Die Lenkung ist tatsächlich die Seele eines Nutzfahrzeugs. Mit ihr steht der Fahrer ständig in Kontakt, spürt den Zustand der Straße, spürt wie das Fahrzeug reagiert. Sie soll einerseits leichtgängig, komfortabel und präzise arbeiten, andererseits möglichst viel Rückmeldung über den Straßenzustand liefern. Letztendlich muss die Lenkung jederzeit eine sichere Teilnahme am Straßenverkehr gewährleisten. Damit das funktioniert, müssen die mechanischen, hydraulischen und elektronischen Komponenten eines modernen Lenksystems optimal zusammenspielen.

Hydraulisch lenken

Obwohl es mittlerweile elektrohydraulische und bereits vollelektrische Lenksysteme (Steer-by-Wire) gibt, ist die hydraulische Lenkung, bestehend aus Lenkgetriebe und Lenkhilfepumpe (auch: Lenkhelf- oder Lenkungspumpe), immer noch die am weitesten verbreitete Variante. Der Grundaufbau hat sich über die Jahre kaum verändert.

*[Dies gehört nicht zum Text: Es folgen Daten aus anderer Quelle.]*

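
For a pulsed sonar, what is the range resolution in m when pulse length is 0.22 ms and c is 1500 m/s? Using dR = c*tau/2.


dR = c*tau/2 = 1500 * 0.22e-3 / 2 = 0.165

0.165 m


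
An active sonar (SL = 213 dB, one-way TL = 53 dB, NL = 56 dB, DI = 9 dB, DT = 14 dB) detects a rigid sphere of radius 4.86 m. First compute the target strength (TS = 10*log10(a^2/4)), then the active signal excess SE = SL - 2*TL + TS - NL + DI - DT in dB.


Step 1: TS = 10*log10(4.86^2/4) = 7.71 dB
Step 2: SE = SL - 2*TL + TS - NL + DI - DT = 213 - 2*53 + (7.71) - 56 + 9 - 14 = 53.71

53.71 dB


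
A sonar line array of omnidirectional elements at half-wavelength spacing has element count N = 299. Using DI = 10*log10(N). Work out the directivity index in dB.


DI = 10*log10(299) = 24.76

24.76 dB


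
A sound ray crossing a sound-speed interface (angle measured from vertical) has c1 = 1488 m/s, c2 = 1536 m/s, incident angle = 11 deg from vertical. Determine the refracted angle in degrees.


sin(theta2) = (c2/c1)*sin(theta1) = (1536/1488)*sin(11 deg) = 0.19696
theta2 = arcsin(0.19696) = 11.36

11.36 deg


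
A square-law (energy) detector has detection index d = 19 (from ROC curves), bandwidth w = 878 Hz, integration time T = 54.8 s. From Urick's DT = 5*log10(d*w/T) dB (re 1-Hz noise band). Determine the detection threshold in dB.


DT = 5*log10(d*w/T) = 5*log10(19 * 878 / 54.8) = 5*log10(304.42) = 12.42

12.42 dB


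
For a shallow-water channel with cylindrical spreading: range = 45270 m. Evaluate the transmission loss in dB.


46.56 dB


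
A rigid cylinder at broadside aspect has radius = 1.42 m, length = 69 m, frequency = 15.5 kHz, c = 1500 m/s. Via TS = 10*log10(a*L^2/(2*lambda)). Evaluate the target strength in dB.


45.43 dB


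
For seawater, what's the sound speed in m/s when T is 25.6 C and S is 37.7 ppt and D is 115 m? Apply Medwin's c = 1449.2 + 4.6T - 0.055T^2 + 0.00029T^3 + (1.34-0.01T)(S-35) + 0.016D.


c = 1449.2 + 4.6*25.6 - 0.055*25.6^2 + 0.00029*25.6^3 + (1.34 - 0.01*25.6)*(37.7 - 35) + 0.016*115 = 1540.55

1540.55 m/s


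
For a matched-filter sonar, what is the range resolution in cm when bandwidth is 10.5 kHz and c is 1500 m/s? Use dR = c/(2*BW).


dR = c/(2*BW) = 1500 / (2 * 10.5e3) = 0.0714 m = 7.14 cm

7.14 cm


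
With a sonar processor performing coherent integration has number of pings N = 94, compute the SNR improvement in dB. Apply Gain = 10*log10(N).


19.73 dB


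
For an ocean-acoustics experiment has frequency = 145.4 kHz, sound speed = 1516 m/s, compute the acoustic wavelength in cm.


1.04 cm


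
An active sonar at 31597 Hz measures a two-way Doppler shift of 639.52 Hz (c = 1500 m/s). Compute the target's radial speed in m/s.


From fd = 2*f*v/c, v = c*fd/(2*f) = 1500 * 639.52 / (2*31597) = 15.18

15.18 m/s


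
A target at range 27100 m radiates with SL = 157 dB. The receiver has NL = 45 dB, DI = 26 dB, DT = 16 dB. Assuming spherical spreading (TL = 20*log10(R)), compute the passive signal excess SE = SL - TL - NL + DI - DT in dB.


Step 1: TL = 20*log10(27100) = 88.66 dB
Step 2: SE = 157 - 88.66 - 45 + 26 - 16 = 33.34

33.34 dB


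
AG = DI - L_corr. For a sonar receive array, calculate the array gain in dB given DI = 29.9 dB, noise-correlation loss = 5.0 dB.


24.9 dB


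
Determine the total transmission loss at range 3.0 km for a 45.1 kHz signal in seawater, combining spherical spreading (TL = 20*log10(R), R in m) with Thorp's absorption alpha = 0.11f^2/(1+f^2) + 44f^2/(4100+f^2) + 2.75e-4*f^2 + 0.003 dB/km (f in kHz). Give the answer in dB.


115.33 dB


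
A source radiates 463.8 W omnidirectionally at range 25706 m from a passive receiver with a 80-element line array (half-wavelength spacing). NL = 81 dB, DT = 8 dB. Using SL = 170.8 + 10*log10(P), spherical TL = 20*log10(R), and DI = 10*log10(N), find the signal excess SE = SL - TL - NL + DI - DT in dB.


Step 1: SL = 170.8 + 10*log10(463.8) = 197.46 dB
Step 2: TL = 20*log10(25706) = 88.2 dB
Step 3: DI = 10*log10(80) = 19.03 dB
Step 4: SE = SL - TL - NL + DI - DT = 197.46 - 88.2 - 81 + 19.03 - 8 = 39.29

39.29 dB


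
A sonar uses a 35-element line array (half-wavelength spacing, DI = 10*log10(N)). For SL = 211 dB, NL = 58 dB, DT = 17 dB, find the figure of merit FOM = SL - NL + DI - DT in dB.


151.44 dB


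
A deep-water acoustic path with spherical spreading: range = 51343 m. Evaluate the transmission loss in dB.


TL = 20*log10(51343) = 94.21

94.21 dB


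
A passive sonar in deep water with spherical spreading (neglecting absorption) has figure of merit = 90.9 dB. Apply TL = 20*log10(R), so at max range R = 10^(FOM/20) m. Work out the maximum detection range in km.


At max range FOM = TL, so 20*log10(R) = 90.9
R = 10^(90.9/20) = 35075.19 m = 35.08 km

35.08 km


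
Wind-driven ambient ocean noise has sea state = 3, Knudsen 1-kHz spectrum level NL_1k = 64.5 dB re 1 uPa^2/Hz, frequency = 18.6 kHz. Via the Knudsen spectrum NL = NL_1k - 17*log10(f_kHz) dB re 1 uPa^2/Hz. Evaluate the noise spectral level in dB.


42.92 dB


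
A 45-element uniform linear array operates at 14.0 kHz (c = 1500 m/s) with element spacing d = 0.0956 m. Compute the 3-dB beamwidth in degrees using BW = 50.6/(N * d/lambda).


Step 1: lambda = 1500/14000 = 0.10714 m
Step 2: d/lambda = 0.0956/0.10714 = 0.8923
Step 3: BW = 50.6/(N * d/lambda) = 50.6/(45 * 0.8923) = 1.26

1.26 deg


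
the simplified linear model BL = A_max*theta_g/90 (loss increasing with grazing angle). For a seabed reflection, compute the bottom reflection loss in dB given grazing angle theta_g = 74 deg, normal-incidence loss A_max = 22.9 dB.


BL = A_max * theta_g / 90 = 22.9 * 74 / 90 = 18.83

18.83 dB


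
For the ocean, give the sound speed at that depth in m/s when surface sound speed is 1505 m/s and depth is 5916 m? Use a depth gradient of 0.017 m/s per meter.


c = 1505 + 0.017 * 5916 = 1605.572

1605.572 m/s


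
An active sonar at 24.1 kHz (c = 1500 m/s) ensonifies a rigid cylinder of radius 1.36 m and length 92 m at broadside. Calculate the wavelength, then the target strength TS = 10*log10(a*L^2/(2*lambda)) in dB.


Step 1: lambda = c/f = 1500/24100 = 0.06224 m
Step 2: TS = 10*log10(a*L^2/(2*lambda)) = 10*log10(1.36*92^2/(2*0.06224)) = 49.66

49.66 dB


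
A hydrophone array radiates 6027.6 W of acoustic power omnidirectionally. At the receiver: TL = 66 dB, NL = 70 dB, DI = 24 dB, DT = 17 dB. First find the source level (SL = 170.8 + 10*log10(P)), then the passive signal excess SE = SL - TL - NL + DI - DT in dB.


Step 1: SL = 170.8 + 10*log10(6027.6) = 208.6 dB
Step 2: SE = SL - TL - NL + DI - DT = 208.6 - 66 - 70 + 24 - 17 = 79.6

79.6 dB


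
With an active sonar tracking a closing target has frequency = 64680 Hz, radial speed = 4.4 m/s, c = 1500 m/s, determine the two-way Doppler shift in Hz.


fd = 2*f*v/c = 2 * 64680 * 4.4 / 1500 = 379.46

379.46 Hz


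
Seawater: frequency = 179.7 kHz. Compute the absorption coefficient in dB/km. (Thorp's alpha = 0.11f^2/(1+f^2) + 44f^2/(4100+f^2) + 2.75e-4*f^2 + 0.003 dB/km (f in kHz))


f^2 = 32292.09
alpha = 0.11*32292.09/(1+32292.09) + 44*32292.09/(4100+32292.09) + 2.75e-4*32292.09 + 0.003 = 48.036

48.036 dB/km


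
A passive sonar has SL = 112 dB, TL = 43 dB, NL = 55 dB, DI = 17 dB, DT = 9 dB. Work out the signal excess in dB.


SE = SL - TL - NL + DI - DT = 112 - 43 - 55 + 17 - 9 = 22

22 dB


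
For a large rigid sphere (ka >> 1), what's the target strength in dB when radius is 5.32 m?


TS = 10*log10(5.32^2 / 4) = 10*log10(7.0756) = 8.5

8.5 dB


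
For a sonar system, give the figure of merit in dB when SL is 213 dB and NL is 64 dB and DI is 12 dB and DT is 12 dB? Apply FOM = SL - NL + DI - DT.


FOM = SL - NL + DI - DT = 213 - 64 + 12 - 12 = 149

149 dB


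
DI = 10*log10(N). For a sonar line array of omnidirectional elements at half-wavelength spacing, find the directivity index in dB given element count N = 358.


25.54 dB


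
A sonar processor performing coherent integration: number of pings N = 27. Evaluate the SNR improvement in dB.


14.31 dB


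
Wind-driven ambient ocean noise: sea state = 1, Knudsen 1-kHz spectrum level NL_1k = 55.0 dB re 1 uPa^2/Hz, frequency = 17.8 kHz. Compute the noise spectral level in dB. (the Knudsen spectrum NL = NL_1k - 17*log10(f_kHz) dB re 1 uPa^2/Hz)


33.74 dB


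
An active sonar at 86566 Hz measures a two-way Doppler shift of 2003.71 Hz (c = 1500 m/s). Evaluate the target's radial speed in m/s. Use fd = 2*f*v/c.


From fd = 2*f*v/c, v = c*fd/(2*f) = 1500 * 2003.71 / (2*86566) = 17.36

17.36 m/s


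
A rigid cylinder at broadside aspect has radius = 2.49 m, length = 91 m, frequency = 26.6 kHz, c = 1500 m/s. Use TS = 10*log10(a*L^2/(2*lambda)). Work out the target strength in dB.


lambda = 1500/26600 = 0.05639 m
TS = 10*log10(2.49*91^2/(2*0.05639)) = 52.62

52.62 dB


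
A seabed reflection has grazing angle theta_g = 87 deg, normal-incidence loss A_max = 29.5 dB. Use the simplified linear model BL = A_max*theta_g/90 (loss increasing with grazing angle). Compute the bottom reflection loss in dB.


BL = A_max * theta_g / 90 = 29.5 * 87 / 90 = 28.52

28.52 dB


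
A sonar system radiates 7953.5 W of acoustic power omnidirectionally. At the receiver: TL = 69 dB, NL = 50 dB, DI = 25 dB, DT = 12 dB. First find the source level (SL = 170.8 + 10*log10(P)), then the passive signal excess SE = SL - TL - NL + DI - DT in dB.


Step 1: SL = 170.8 + 10*log10(7953.5) = 209.81 dB
Step 2: SE = SL - TL - NL + DI - DT = 209.81 - 69 - 50 + 25 - 12 = 103.81

103.81 dB


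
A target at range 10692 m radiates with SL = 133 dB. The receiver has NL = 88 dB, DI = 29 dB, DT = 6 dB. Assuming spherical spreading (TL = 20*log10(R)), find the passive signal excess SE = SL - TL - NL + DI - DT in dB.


-12.58 dB


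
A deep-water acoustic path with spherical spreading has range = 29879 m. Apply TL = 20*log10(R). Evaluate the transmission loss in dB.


TL = 20*log10(29879) = 89.51

89.51 dB


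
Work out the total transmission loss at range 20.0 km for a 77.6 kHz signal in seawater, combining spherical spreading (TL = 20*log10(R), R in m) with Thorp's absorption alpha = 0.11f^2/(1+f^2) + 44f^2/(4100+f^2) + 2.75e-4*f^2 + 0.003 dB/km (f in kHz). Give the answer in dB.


Step 1 (Thorp): alpha = 0.11*6021.76/(1+6021.76) + 44*6021.76/(4100+6021.76) + 2.75e-4*6021.76 + 0.003 = 27.946 dB/km
Step 2: TL_spread = 20*log10(20000) = 86.02 dB
Step 3: TL_abs = alpha*R = 27.946 * 20.0 = 558.92 dB
Step 4: TL_total = 86.02 + 558.92 = 644.94

644.94 dB


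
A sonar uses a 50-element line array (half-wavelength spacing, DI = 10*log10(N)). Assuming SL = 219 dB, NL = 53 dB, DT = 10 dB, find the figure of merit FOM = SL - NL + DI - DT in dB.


Step 1: DI = 10*log10(50) = 16.99 dB
Step 2: FOM = SL - NL + DI - DT = 219 - 53 + 16.99 - 10 = 172.99

172.99 dB


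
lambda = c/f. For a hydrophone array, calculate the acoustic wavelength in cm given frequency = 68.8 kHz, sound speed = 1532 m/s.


lambda = c/f = 1532 / 68800 = 0.0223 m = 2.23 cm

2.23 cm


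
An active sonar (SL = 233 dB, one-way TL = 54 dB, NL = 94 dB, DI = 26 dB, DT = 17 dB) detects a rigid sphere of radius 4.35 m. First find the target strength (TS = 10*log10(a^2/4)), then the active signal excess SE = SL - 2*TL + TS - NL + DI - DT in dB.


Step 1: TS = 10*log10(4.35^2/4) = 6.75 dB
Step 2: SE = SL - 2*TL + TS - NL + DI - DT = 233 - 2*54 + (6.75) - 94 + 26 - 17 = 46.75

46.75 dB


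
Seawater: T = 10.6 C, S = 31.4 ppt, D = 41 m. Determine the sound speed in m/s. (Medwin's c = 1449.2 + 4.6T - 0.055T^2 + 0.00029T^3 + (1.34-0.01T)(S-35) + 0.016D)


c = 1449.2 + 4.6*10.6 - 0.055*10.6^2 + 0.00029*10.6^3 + (1.34 - 0.01*10.6)*(31.4 - 35) + 0.016*41 = 1488.34

1488.34 m/s


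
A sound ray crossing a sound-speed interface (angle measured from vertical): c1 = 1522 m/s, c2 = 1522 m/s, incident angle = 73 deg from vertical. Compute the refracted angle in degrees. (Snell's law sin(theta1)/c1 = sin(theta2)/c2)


73.0 deg


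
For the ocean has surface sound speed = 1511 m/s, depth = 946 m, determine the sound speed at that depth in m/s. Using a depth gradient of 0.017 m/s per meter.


c = 1511 + 0.017 * 946 = 1527.082

1527.082 m/s


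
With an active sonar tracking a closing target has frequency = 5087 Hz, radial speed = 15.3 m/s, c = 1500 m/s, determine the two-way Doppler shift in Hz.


fd = 2*f*v/c = 2 * 5087 * 15.3 / 1500 = 103.77

103.77 Hz


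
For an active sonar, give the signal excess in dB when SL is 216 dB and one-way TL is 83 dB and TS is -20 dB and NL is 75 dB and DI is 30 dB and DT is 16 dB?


SE = SL - 2*TL + TS - NL + DI - DT = 216 - 2*83 + (-20) - 75 + 30 - 16 = -31

-31 dB


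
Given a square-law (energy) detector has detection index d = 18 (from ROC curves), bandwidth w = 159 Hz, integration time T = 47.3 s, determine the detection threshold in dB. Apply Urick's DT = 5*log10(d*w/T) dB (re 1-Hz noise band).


8.91 dB


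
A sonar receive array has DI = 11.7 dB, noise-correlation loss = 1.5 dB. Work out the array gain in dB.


AG = DI - L_corr = 11.7 - 1.5 = 10.2

10.2 dB


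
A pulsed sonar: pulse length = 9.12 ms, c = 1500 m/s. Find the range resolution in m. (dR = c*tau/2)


dR = c*tau/2 = 1500 * 9.12e-3 / 2 = 6.84

6.84 m


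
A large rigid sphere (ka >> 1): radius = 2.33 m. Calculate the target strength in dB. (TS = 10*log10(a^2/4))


1.33 dB


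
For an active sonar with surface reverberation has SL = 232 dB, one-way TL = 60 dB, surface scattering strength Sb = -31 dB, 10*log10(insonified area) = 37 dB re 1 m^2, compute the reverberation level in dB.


RL = SL - 2*TL + Sb + 10*log10(A) = 232 - 2*60 + (-31) + 37 = 118

118 dB


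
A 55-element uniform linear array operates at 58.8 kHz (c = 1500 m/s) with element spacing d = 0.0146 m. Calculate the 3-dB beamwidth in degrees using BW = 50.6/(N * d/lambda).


1.61 deg


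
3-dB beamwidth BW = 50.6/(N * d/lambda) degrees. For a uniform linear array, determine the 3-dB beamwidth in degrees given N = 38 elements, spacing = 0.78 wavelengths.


1.71 deg


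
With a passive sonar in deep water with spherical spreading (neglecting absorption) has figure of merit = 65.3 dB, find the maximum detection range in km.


At max range FOM = TL, so 20*log10(R) = 65.3
R = 10^(65.3/20) = 1840.77 m = 1.84 km

1.84 km


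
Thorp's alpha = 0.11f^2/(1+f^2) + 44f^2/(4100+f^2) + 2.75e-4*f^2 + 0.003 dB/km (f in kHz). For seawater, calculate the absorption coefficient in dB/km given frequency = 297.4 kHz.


f^2 = 88446.76
alpha = 0.11*88446.76/(1+88446.76) + 44*88446.76/(4100+88446.76) + 2.75e-4*88446.76 + 0.003 = 66.487

66.487 dB/km


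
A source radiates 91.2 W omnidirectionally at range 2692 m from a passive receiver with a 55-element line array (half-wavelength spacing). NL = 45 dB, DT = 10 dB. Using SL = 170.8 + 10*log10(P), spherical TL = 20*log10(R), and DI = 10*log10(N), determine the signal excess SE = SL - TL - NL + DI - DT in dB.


Step 1: SL = 170.8 + 10*log10(91.2) = 190.4 dB
Step 2: TL = 20*log10(2692) = 68.6 dB
Step 3: DI = 10*log10(55) = 17.4 dB
Step 4: SE = SL - TL - NL + DI - DT = 190.4 - 68.6 - 45 + 17.4 - 10 = 84.2

84.2 dB


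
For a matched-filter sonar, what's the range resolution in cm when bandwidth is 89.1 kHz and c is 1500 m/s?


dR = c/(2*BW) = 1500 / (2 * 89.1e3) = 0.0084 m = 0.84 cm

0.84 cm


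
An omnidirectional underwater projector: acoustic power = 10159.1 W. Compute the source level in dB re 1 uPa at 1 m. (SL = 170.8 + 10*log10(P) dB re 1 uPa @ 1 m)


210.87 dB


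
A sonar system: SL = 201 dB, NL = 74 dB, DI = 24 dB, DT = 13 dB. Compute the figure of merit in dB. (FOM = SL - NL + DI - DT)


FOM = SL - NL + DI - DT = 201 - 74 + 24 - 13 = 138

138 dB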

Während bei Transportern und leichteren Nutzfahrzeugen überwiegend Zahnstangenlenkungen zum Einsatz kommen, sind mittelschwere und schwere Nutzfahrzeuge klassischerweise mit einer hydraulischen Kugelumlauflenkung (auch: Kugelmutterlenkung) ausgerüstet. Beide Varianten gelten prinzipiell als wartungsfrei. Im Falle eines Defekts sind allerdings die Fachkenntnisse des Nutzfahrzeugprofis gefragt.

Die Kugelumlauflenkung

Bei den Lenksystemen für schwere Lkw dominiert nach wie vor das Kugelumlauflenkgetriebe. Mittlerweile gibt es jedoch auch Zahnstangenlenkungen (Bild links) für schwere Lkw wie die ‚IS80TF‘ von ZF in Verbindung mit einer kompakten Einzelradaufhängung. Bild: ZF

Bei der Kugelumlauflenkung (auch Kugelmutterlenkung) wird die Lenkbewegung des Fahrers über den Lenkspindelanschluss auf die Schnecke des Lenkgetriebes übertragen und über ein Kugelgewinde mit endloser Kugelkette in eine Axialbewegung des Kolbens umgewandelt. Gleichzeitig versetzt eine Verzahnung die rechtwinklig zur Kolben-Längsachse angeordnete Segmentwelle in eine Drehbewegung. Der auf der Segmentwelle befestigte Lenkstockhebel bewegt das zu den Radlenkhebeln führende Lenkgestänge und bewirkt so einen Lenkeinschlag der Räder. Der von der Lenkungspumpe geförderte Ölstrom gelangt über Zulaufkanäle zu den Steuernuten des Drehschieberventils und strömt in dessen Neutralstellung über die offenen Steuerkanten wieder in den Rücklauf und zurück zum Ölbehälter.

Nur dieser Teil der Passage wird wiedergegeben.